Энрике с пистолетом в руке стал медленно приближаться к парню. Сделает полшага — остановится, постоит — и снова полшага вперед. И смотрит в его глаза, прямо в глаза, а тот замер на месте и тоже не спускает глаз с Энрике, с губ его стекают две струйки крови, руки за спиной скручены веревкой, а рядом с ним — кривоногий мавр, так и не спрятавший свой нож, стоит и скалится — какое-то чудовище, с мохнатыми бровями, тупое и жестокое чудовище…
— Смелее, эль пеке! — негромко подбадривает офицер.
Он все так же сидит на ящике, справа и слева от него сгрудились мавры и фалангисты, онемевшие от любопытства, с жадностью, с лихорадочным нетерпением ожидающие развязки. Энрике поднимает руку с пистолетом и стреляет… Стреляет в голову кривоногого мавра. Потом мгновенно прыгает назад и в упор стреляет в офицера.

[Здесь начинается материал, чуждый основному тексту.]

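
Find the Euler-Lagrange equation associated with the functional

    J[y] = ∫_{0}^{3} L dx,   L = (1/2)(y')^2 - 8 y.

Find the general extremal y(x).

The Lagrangian is L = (1/2)(y')^2 - 8 y.
∂L/∂y = -8.
∂L/∂y' = y'.
The Euler-Lagrange equation d/dx(∂L/∂y') − ∂L/∂y = 0 becomes:
    y'' + 8 = 0
General solution: y(x) = -4 x^2 + A x + B, where A and B are arbitrary constants fixed by the endpoint conditions.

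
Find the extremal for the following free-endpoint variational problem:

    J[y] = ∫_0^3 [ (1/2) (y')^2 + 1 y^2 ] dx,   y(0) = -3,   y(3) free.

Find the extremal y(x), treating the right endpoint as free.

The Lagrangian L = (1/2) (y')^2 + 1 y^2 gives
    ∂L/∂y = 2 y,   ∂L/∂y' = y'.
Euler-Lagrange: y'' − 2 y = 0.
With k = sqrt(2), the general solution is
    y(x) = A cosh(sqrt(2) x) + B sinh(sqrt(2) x).
Fixed left endpoint y(0) = -3 ⇒ A = -3.
The right endpoint x = 3 is free, so the natural (transversality) condition is ∂L/∂y' |_{x=3} = 0, i.e. y'(3) = 0.
Compute y'(x) = A k sinh(k x) + B k cosh(k x), so
    y'(3) = A k sinh(k·3) + B k cosh(k·3) = 0
    ⇒ B = −A tanh(k·3) = 3 tanh(sqrt(2)·3).
Therefore the extremal is
    y(x) = −3 cosh(sqrt(2) x) + 3 tanh(sqrt(2)·3) sinh(sqrt(2) x).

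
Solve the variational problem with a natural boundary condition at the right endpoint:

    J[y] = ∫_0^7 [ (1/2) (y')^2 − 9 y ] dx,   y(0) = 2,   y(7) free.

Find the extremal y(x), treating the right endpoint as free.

The Lagrangian L = (1/2) (y')^2 − 9 y gives
    ∂L/∂y = −9,   ∂L/∂y' = y'.
Euler-Lagrange: d/dx(y') − (−9) = 0, i.e. y'' + 9 = 0, so
    y(x) = −(9/2) x^2 + C1 x + C2.
Fixed left endpoint y(0) = 2 ⇒ C2 = 2.
The right endpoint x = 7 is free, so the natural (transversality) condition is ∂L/∂y' |_{x=7} = 0, i.e. y'(7) = 0.
Compute y'(x) = −9 x + C1, so y'(7) = −63 + C1 = 0 ⇒ C1 = 63.
Therefore the extremal is
    y(x) = −(9/2) x^2 + 63 x + 2.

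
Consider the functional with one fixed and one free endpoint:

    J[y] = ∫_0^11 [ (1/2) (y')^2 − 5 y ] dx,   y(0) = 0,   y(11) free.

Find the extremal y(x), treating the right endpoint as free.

The Lagrangian L = (1/2) (y')^2 − 5 y gives
    ∂L/∂y = −5,   ∂L/∂y' = y'.
Euler-Lagrange: d/dx(y') − (−5) = 0, i.e. y'' + 5 = 0, so
    y(x) = −(5/2) x^2 + C1 x + C2.
Fixed left endpoint y(0) = 0 ⇒ C2 = 0.
The right endpoint x = 11 is free, so the natural (transversality) condition is ∂L/∂y' |_{x=11} = 0, i.e. y'(11) = 0.
Compute y'(x) = −5 x + C1, so y'(11) = −55 + C1 = 0 ⇒ C1 = 55.
Therefore the extremal is
    y(x) = −(5/2) x^2 + 55 x.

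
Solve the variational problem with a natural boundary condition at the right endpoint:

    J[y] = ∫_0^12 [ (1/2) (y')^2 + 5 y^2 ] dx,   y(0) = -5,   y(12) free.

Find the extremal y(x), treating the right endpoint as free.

The Lagrangian L = (1/2) (y')^2 + 5 y^2 gives
    ∂L/∂y = 10 y,   ∂L/∂y' = y'.
Euler-Lagrange: y'' − 10 y = 0.
With k = sqrt(10), the general solution is
    y(x) = A cosh(sqrt(10) x) + B sinh(sqrt(10) x).
Fixed left endpoint y(0) = -5 ⇒ A = -5.
The right endpoint x = 12 is free, so the natural (transversality) condition is ∂L/∂y' |_{x=12} = 0, i.e. y'(12) = 0.
Compute y'(x) = A k sinh(k x) + B k cosh(k x), so
    y'(12) = A k sinh(k·12) + B k cosh(k·12) = 0
    ⇒ B = −A tanh(k·12) = 5 tanh(sqrt(10)·12).
Therefore the extremal is
    y(x) = −5 cosh(sqrt(10) x) + 5 tanh(sqrt(10)·12) sinh(sqrt(10) x).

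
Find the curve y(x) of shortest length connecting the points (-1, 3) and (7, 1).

Arc-length functional: J[y] = ∫ sqrt(1 + (y')^2) dx.
Lagrangian L = sqrt(1 + (y')^2) has no explicit y dependence, so ∂L/∂y = 0 and the Euler-Lagrange equation gives
    d/dx( y' / sqrt(1 + (y')^2) ) = 0  ⇒  y' / sqrt(1 + (y')^2) = const.
Hence y' is constant, so y(x) is affine.
Fitting the endpoints (-1, 3) and (7, 1):
    slope m = (1 − 3) / (7 − (-1)) = -1/4,
    intercept c = 3 − m·(-1) = 11/4.
Extremal: y(x) = (-1/4) x + 11/4.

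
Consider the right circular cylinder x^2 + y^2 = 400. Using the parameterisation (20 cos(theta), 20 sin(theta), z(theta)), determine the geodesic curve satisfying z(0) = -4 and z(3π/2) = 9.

Parameterise the cylinder of radius R = 20 as
    r(θ) = (20 cos θ, 20 sin θ, z(θ)).
The arc-length element is
    ds = sqrt(400 + (dz/dθ)^2) dθ,
so the Lagrangian is L = sqrt(400 + z'^2).
L depends on z' only, not on z or θ, so ∂L/∂z = 0 and
    ∂L/∂z' = z' / sqrt(400 + z'^2).
The Euler-Lagrange equation gives
    d/dθ( z' / sqrt(400 + z'^2) ) = 0,
so z' is constant. Integrating once:
    z(θ) = a θ + b,
a helix on the cylinder (a straight line when the cylinder is unrolled). The constants a, b are determined by the endpoint conditions.
With endpoint conditions z(0) = -4 and z(3π/2) = 9: from z(0) = b we get b = -4, and a·3π/2 + -4 = 9 gives a = 26/(3π), so
    z(θ) = (26/(3π)) θ − 4.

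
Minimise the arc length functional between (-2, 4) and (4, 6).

Arc-length functional: J[y] = ∫ sqrt(1 + (y')^2) dx.
Lagrangian L = sqrt(1 + (y')^2) has no explicit y dependence, so ∂L/∂y = 0 and the Euler-Lagrange equation gives
    d/dx( y' / sqrt(1 + (y')^2) ) = 0  ⇒  y' / sqrt(1 + (y')^2) = const.
Hence y' is constant, so y(x) is affine.
Fitting the endpoints (-2, 4) and (4, 6):
    slope m = (6 − 4) / (4 − (-2)) = 1/3,
    intercept c = 4 − m·(-2) = 14/3.
Extremal: y(x) = (1/3) x + 14/3.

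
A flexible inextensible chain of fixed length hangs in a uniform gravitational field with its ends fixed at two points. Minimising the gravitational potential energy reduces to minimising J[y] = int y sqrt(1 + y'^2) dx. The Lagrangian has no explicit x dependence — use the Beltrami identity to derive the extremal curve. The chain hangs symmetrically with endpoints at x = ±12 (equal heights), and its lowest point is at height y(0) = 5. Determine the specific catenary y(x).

The Lagrangian L(y, y') = y sqrt(1 + y'^2) has no explicit x dependence, so the Beltrami identity applies:
    L − y' ∂L/∂y' = C.
Compute ∂L/∂y' = y · y' / sqrt(1 + y'^2). Then
    L − y' ∂L/∂y'
    = y sqrt(1 + y'^2) − y · y'^2 / sqrt(1 + y'^2)
    = y (1 + y'^2 − y'^2) / sqrt(1 + y'^2)
    = y / sqrt(1 + y'^2) = C.
Squaring gives y^2 = C^2 (1 + y'^2), i.e.
    y'^2 = y^2 / C^2 − 1.
Separating variables,
    dy / sqrt(y^2 − C^2) = dx / C,
and integrating gives arccosh(y / C) = (x − a)/C, so
    y(x) = C cosh((x − a)/C),
the catenary. The constants C and a are fixed by the two endpoint conditions (and, for the hanging-chain problem, the length constraint selects C).
Now fit the given data. The endpoints x = ±12 are symmetric at equal height, so the catenary is even about its minimum: a = 0 and y(x) = C cosh(x/C). The lowest point is y(0) = C cosh(0) = C, and we are told y(0) = 5, so C = 5. Therefore
    y(x) = 5 cosh(x/5),
and at the endpoints
    y(±12) = 5 cosh(12/5).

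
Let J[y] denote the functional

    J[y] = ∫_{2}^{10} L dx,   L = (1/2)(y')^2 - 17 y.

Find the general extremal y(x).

The Lagrangian is L = (1/2)(y')^2 - 17 y.
∂L/∂y = -17.
∂L/∂y' = y'.
The Euler-Lagrange equation d/dx(∂L/∂y') − ∂L/∂y = 0 becomes:
    y'' + 17 = 0
General solution: y(x) = -(17/2) x^2 + A x + B, where A and B are arbitrary constants fixed by the endpoint conditions.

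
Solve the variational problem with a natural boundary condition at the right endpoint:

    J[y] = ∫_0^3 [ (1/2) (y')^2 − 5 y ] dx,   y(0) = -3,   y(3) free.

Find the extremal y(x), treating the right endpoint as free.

The Lagrangian L = (1/2) (y')^2 − 5 y gives
    ∂L/∂y = −5,   ∂L/∂y' = y'.
Euler-Lagrange: d/dx(y') − (−5) = 0, i.e. y'' + 5 = 0, so
    y(x) = −(5/2) x^2 + C1 x + C2.
Fixed left endpoint y(0) = -3 ⇒ C2 = -3.
The right endpoint x = 3 is free, so the natural (transversality) condition is ∂L/∂y' |_{x=3} = 0, i.e. y'(3) = 0.
Compute y'(x) = −5 x + C1, so y'(3) = −15 + C1 = 0 ⇒ C1 = 15.
Therefore the extremal is
    y(x) = −(5/2) x^2 + 15 x − 3.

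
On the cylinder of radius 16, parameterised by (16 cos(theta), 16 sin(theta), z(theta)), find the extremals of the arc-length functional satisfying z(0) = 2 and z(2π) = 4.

Parameterise the cylinder of radius R = 16 as
    r(θ) = (16 cos θ, 16 sin θ, z(θ)).
The arc-length element is
    ds = sqrt(256 + (dz/dθ)^2) dθ,
so the Lagrangian is L = sqrt(256 + z'^2).
L depends on z' only, not on z or θ, so ∂L/∂z = 0 and
    ∂L/∂z' = z' / sqrt(256 + z'^2).
The Euler-Lagrange equation gives
    d/dθ( z' / sqrt(256 + z'^2) ) = 0,
so z' is constant. Integrating once:
    z(θ) = a θ + b,
a helix on the cylinder (a straight line when the cylinder is unrolled). The constants a, b are determined by the endpoint conditions.
With endpoint conditions z(0) = 2 and z(2π) = 4: from z(0) = b we get b = 2, and a·2π + 2 = 4 gives a = 1/π, so
    z(θ) = (1/π) θ + 2.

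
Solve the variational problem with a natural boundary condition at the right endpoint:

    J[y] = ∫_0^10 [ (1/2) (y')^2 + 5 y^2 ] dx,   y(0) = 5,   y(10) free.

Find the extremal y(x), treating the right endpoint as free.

The Lagrangian L = (1/2) (y')^2 + 5 y^2 gives
    ∂L/∂y = 10 y,   ∂L/∂y' = y'.
Euler-Lagrange: y'' − 10 y = 0.
With k = sqrt(10), the general solution is
    y(x) = A cosh(sqrt(10) x) + B sinh(sqrt(10) x).
Fixed left endpoint y(0) = 5 ⇒ A = 5.
The right endpoint x = 10 is free, so the natural (transversality) condition is ∂L/∂y' |_{x=10} = 0, i.e. y'(10) = 0.
Compute y'(x) = A k sinh(k x) + B k cosh(k x), so
    y'(10) = A k sinh(k·10) + B k cosh(k·10) = 0
    ⇒ B = −A tanh(k·10) = − 5 tanh(sqrt(10)·10).
Therefore the extremal is
    y(x) = 5 cosh(sqrt(10) x) − 5 tanh(sqrt(10)·10) sinh(sqrt(10) x).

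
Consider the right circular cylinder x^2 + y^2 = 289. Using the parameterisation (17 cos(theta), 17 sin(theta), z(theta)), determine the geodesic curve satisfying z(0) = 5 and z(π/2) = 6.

Parameterise the cylinder of radius R = 17 as
    r(θ) = (17 cos θ, 17 sin θ, z(θ)).
The arc-length element is
    ds = sqrt(289 + (dz/dθ)^2) dθ,
so the Lagrangian is L = sqrt(289 + z'^2).
L depends on z' only, not on z or θ, so ∂L/∂z = 0 and
    ∂L/∂z' = z' / sqrt(289 + z'^2).
The Euler-Lagrange equation gives
    d/dθ( z' / sqrt(289 + z'^2) ) = 0,
so z' is constant. Integrating once:
    z(θ) = a θ + b,
a helix on the cylinder (a straight line when the cylinder is unrolled). The constants a, b are determined by the endpoint conditions.
With endpoint conditions z(0) = 5 and z(π/2) = 6: from z(0) = b we get b = 5, and a·π/2 + 5 = 6 gives a = 2/π, so
    z(θ) = (2/π) θ + 5.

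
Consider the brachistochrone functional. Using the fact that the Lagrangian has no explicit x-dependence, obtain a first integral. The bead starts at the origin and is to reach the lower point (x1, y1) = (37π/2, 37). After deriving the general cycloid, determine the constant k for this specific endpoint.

The Lagrangian L = sqrt((1 + y'^2) / y) has no explicit x dependence, so the Beltrami identity applies:
    L − y' ∂L/∂y' = C.
Compute ∂L/∂y' = y' / sqrt(y (1 + y'^2)).
Substitute:
    sqrt((1 + y'^2)/y) − y'·y' / sqrt(y (1 + y'^2))
    = (1 + y'^2) / sqrt(y (1 + y'^2)) − y'^2 / sqrt(y (1 + y'^2))
    = 1 / sqrt(y (1 + y'^2)) = C.
Squaring and rearranging gives the first integral
    y (1 + y'^2) = 1/C^2 =: k   (constant).
Solving this first-order ODE by the substitution
    y = (k/2)(1 − cos θ)
yields the cycloid parameterisation
    x(θ) = (k/2)(θ − sin θ),   y(θ) = (k/2)(1 − cos θ).
The constant k is fixed by the endpoint condition.
Now fit the given lower endpoint (x1, y1) = (37π/2, 37). At the bottom of the first arch (θ = π), the parametric equations give
    y(π) = (k/2)(1 − cos π) = k,
    x(π) = (k/2)(π − sin π) = kπ/2.
Matching y(π) = 37 gives k = 37, consistent with x(π) = 37π/2. Therefore the specific cycloid is
    x(θ) = (37/2)(θ − sin θ),   y(θ) = (37/2)(1 − cos θ).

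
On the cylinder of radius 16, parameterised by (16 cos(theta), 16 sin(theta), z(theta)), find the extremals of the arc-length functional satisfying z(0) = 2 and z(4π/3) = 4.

Parameterise the cylinder of radius R = 16 as
    r(θ) = (16 cos θ, 16 sin θ, z(θ)).
The arc-length element is
    ds = sqrt(256 + (dz/dθ)^2) dθ,
so the Lagrangian is L = sqrt(256 + z'^2).
L depends on z' only, not on z or θ, so ∂L/∂z = 0 and
    ∂L/∂z' = z' / sqrt(256 + z'^2).
The Euler-Lagrange equation gives
    d/dθ( z' / sqrt(256 + z'^2) ) = 0,
so z' is constant. Integrating once:
    z(θ) = a θ + b,
a helix on the cylinder (a straight line when the cylinder is unrolled). The constants a, b are determined by the endpoint conditions.
With endpoint conditions z(0) = 2 and z(4π/3) = 4: from z(0) = b we get b = 2, and a·4π/3 + 2 = 4 gives a = 3/(2π), so
    z(θ) = (3/(2π)) θ + 2.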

— Сволочь! — успевает выкрикнуть Энрике. — Мы не продаемся! Мы…
Больше он ничего не успевает ни сказать, ни сделать…
А через десяток минут на Карабанчель Бахо уже пикировали республиканские «бреге» и «потезы». Группу вел капитан Эмилио Прадос — четыре «бреге» и три «потеза» зашли со стороны Гвадалахары, сбросили бомбы на сгрудившиеся за Мансанаресом итальянские танки «ансальдо», сверху чем-то похожие на зеленых черепах; затем выстроились в правый пеленг и, один за другим, круто снижаясь, начали поливать из пулеметов марокканскую конницу и ворвавшихся в Карабанчель Бахо пехотинцев.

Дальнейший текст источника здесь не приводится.